Reidun Seth

Medal record

Women's football

Olympic Games

World championship

European championship

= Reidun Seth =

Norwegian footballer and trainer (born 1966)

Reidun Seth (born 9 June 1966) is a Norwegian footballer, world champion and olympic medallist, a football goalkeeper and a goalkeeper trainer.

She debuted for the Norwegian national team in 1984, and played 71 matches for the national team.

She received a bronze medal at the 1996 Summer Olympics in Atlanta.

Clubs include IL Jardar, GAIS, Trollhättans IF and Nymark IL. Reidun Seth joined Bergen club Arna-Bjørnar in 1999 and retired after the 2002 season. Since then she has worked as a full-time keeper trainer in Bergen and has among her students Norway's keeper, Erika Skarbø.

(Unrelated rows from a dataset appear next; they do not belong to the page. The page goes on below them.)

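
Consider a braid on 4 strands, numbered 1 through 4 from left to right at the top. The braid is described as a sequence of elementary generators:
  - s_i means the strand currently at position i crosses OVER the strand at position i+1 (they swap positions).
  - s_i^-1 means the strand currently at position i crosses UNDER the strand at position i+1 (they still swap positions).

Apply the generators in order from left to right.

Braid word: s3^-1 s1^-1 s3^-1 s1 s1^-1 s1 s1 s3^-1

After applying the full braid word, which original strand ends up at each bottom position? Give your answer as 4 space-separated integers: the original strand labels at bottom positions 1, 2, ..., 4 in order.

Answer: 2 1 4 3

Derivation:
Gen 1 (s3^-1): strand 3 crosses under strand 4. Perm now: [1 2 4 3]
Gen 2 (s1^-1): strand 1 crosses under strand 2. Perm now: [2 1 4 3]
Gen 3 (s3^-1): strand 4 crosses under strand 3. Perm now: [2 1 3 4]
Gen 4 (s1): strand 2 crosses over strand 1. Perm now: [1 2 3 4]
Gen 5 (s1^-1): strand 1 crosses under strand 2. Perm now: [2 1 3 4]
Gen 6 (s1): strand 2 crosses over strand 1. Perm now: [1 2 3 4]
Gen 7 (s1): strand 1 crosses over strand 2. Perm now: [2 1 3 4]
Gen 8 (s3^-1): strand 3 crosses under strand 4. Perm now: [2 1 4 3]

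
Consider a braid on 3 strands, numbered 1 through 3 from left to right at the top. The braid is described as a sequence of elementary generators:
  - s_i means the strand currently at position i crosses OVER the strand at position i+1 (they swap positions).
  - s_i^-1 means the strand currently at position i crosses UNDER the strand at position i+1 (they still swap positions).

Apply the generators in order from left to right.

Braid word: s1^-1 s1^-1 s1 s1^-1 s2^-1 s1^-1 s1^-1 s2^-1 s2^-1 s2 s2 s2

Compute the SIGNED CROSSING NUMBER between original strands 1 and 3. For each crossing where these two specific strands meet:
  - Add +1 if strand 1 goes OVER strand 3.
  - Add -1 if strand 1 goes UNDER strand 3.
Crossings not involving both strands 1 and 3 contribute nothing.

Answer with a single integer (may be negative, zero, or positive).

Gen 1: crossing 1x2. Both 1&3? no. Sum: 0
Gen 2: crossing 2x1. Both 1&3? no. Sum: 0
Gen 3: crossing 1x2. Both 1&3? no. Sum: 0
Gen 4: crossing 2x1. Both 1&3? no. Sum: 0
Gen 5: crossing 2x3. Both 1&3? no. Sum: 0
Gen 6: 1 under 3. Both 1&3? yes. Contrib: -1. Sum: -1
Gen 7: 3 under 1. Both 1&3? yes. Contrib: +1. Sum: 0
Gen 8: crossing 3x2. Both 1&3? no. Sum: 0
Gen 9: crossing 2x3. Both 1&3? no. Sum: 0
Gen 10: crossing 3x2. Both 1&3? no. Sum: 0
Gen 11: crossing 2x3. Both 1&3? no. Sum: 0
Gen 12: crossing 3x2. Both 1&3? no. Sum: 0

Answer: 0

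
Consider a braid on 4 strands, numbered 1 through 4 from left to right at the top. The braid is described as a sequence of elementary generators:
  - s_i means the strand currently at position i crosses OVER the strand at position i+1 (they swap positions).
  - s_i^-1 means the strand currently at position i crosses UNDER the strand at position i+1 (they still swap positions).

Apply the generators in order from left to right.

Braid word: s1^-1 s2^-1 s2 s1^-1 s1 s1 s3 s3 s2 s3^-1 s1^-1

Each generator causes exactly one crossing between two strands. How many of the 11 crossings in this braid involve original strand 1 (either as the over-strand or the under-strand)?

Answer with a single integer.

Answer: 7

Derivation:
Gen 1: crossing 1x2. Involves strand 1? yes. Count so far: 1
Gen 2: crossing 1x3. Involves strand 1? yes. Count so far: 2
Gen 3: crossing 3x1. Involves strand 1? yes. Count so far: 3
Gen 4: crossing 2x1. Involves strand 1? yes. Count so far: 4
Gen 5: crossing 1x2. Involves strand 1? yes. Count so far: 5
Gen 6: crossing 2x1. Involves strand 1? yes. Count so far: 6
Gen 7: crossing 3x4. Involves strand 1? no. Count so far: 6
Gen 8: crossing 4x3. Involves strand 1? no. Count so far: 6
Gen 9: crossing 2x3. Involves strand 1? no. Count so far: 6
Gen 10: crossing 2x4. Involves strand 1? no. Count so far: 6
Gen 11: crossing 1x3. Involves strand 1? yes. Count so far: 7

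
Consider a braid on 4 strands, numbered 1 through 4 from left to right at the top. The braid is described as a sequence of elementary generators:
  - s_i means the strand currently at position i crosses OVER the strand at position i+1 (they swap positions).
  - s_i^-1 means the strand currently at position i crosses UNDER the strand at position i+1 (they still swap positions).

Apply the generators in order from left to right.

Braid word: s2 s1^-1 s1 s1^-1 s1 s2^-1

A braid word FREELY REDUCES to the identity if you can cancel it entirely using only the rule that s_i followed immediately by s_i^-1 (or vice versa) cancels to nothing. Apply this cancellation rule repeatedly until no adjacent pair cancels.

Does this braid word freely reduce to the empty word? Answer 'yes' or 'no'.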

Following Skarbø's absence due to injury in early 2009 Seth announced that she would be available to play for Arna-Bjørnar in the elite Toppserien league as the club's reserve goalkeeper to first keeper Precious Dede. She played the full 90 minutes in the club's 3–0 win over Trondheims-Ørn on 4 July 2009 at the age of 43 years and 25 days. A year later, on 27 June 2010, Seth was again in action in the Arna-Bjørnar goal for 20 minutes, after first-keeper Erika Skarbø was injured. Seth played her last Toppserien match of 2010 on 18 September 2010 at the age of 44 years and 101 days, a 4–0 win for Arna-Bjørnar over Linderud-Grei. She has made herself available as a reserve keeper for the 2011 season.